(1856–1931), Hebrew poet and novelist. Born in Białystok, Menaḥem Mendel Dolitzki received a traditional education. At an early age, he was attracted to the Haskalah, and in 1875–1876 he traveled to Vienna. There Dolitzki became acquainted with Perets Smolenskin, editor of the Hebrew periodical Ha-Shaḥar.
In 1878, Smolenskin printed Dolitzki’s long narrative poem, Likui shene ha-me’orot, o shene tsadikim she-ḥiblu zeh ba-zeh (The Eclipse of Two Lights, or the Two Righteous Men Who Injured Each Other), a satire mocking two rabbis for their antagonism. After his business initiatives failed, Dolitzki worked as a teacher in Białystok. He continued to publish pieces in Ha-Shaḥar, Keneset Yisra’el, and Ha-Melits, and established his reputation as a Hebrew author. He was warmly welcomed by Yehudah Leib Gordon in Saint Petersburg in 1881–1882.
In 1882, Dolitzki settled in Moscow, where he served for a time as secretary to Kalonymus Wissotzky and worked as a private tutor. Dolitzki witnessed the pogroms of the early 1880s and wrote about them in “Be-Tokh leva’im” (Among Lions; 1884) and “Mi-Bayit umi-ḥuts” (From Within and Without; 1890–1891). Dealing with the question of the right of Jews to settle outside the Pale of Settlement (an acute and painful issue in those days), the stories are poignant antigovernment satires, exposing the dreary conditions experienced by Diaspora Jews and of Jews who betray their people and benefit. Dolitzki’s poems, by no means artistic masterpieces, made a strong impression as well, and were generally popular.
The murderous attacks against the Jews of Russia, coupled with the Jewish national revival, brought about a conceptual change in Dolitzki’s literary output. He became an enthusiastic follower of Ḥibat Tsiyon and proceeded to publish numerous Zionist-nationalist essays and poems in Ha-Magid, Ha-Shaḥar, Keneset Yisra’el and Ha-Melits, among other periodicals. His sentimental essays and poems were imbued with innocent love and longing for Zion, and some of his poems were set to music.
The decade Dolitzki spent in Moscow proved to be the most productive and important years of his literary life, but the expulsion of Jews from that city compelled him to leave in 1892. Despite his past opposition to emigration to America, Dolitzki traveled to the United States that summer, at the recommendation of Shemu’el Leib Gordon, who gave him a blessing in one of his last poems: “Here, take my pen, stand up and claim my place!”
In the United States, Dolitzki struggled, working as a teacher and a peddler, remaining loyal to the concept of Zionism.
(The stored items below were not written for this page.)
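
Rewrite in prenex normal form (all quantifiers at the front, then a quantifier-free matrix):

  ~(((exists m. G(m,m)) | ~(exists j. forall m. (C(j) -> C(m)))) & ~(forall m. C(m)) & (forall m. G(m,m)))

forall m. exists j. forall z1. forall x. exists y. (~G(m,m) & (~C(j) | C(z1)) | C(x) | ~G(y,y))

Eliminate → and ↔ using ¬ and ∨.
  ~(((exists m. G(m,m)) | ~(exists j. forall m. (~C(j) | C(m)))) & ~(forall m. C(m)) & (forall m. G(m,m)))
Push ¬ through the quantifiers and connectives to reach negation normal form:
  (forall m. ~G(m,m)) & (exists j. forall m. (~C(j) | C(m))) | (forall m. C(m)) | (exists m. ~G(m,m))
Standardize variables apart so no two quantifiers bind the same name: m↦z1, m↦x, m↦y.
  (forall m. ~G(m,m)) & (exists j. forall z1. (~C(j) | C(z1))) | (forall x. C(x)) | (exists y. ~G(y,y))
Extract every quantifier outward, since the variables are now distinct and don't occur free across branches:
  forall m. exists j. forall z1. forall x. exists y. (~G(m,m) & (~C(j) | C(z1)) | C(x) | ~G(y,y))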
There he published some 300 proverbs and 50 sensational novels in Yiddish, mainly under the pseudonym M. Volfovich. He died, largely forgotten, in Los Angeles. Volumes of his poetry appeared in New York in 1895, 1900, and 1904.
Hillel Barzel, Shirat Ḥibat Tsiyon (Tel Aviv, 1987), pp. 123–138; Getzel Kressel, “Menaḥem Mendel Dolitzky,” in Leksikon ha-sifrut ha-‘Ivrit ba-dorot ha-aḥaronim, vol. 1, pp. 538–540 (Merhavyah, Israel, 1965); Haim Toren and Menahem Mendel Dolitzky, “Aḥaron meha-shorere ha-Haskalah,” Moznayim 15 (1943): 243–251, 308–314.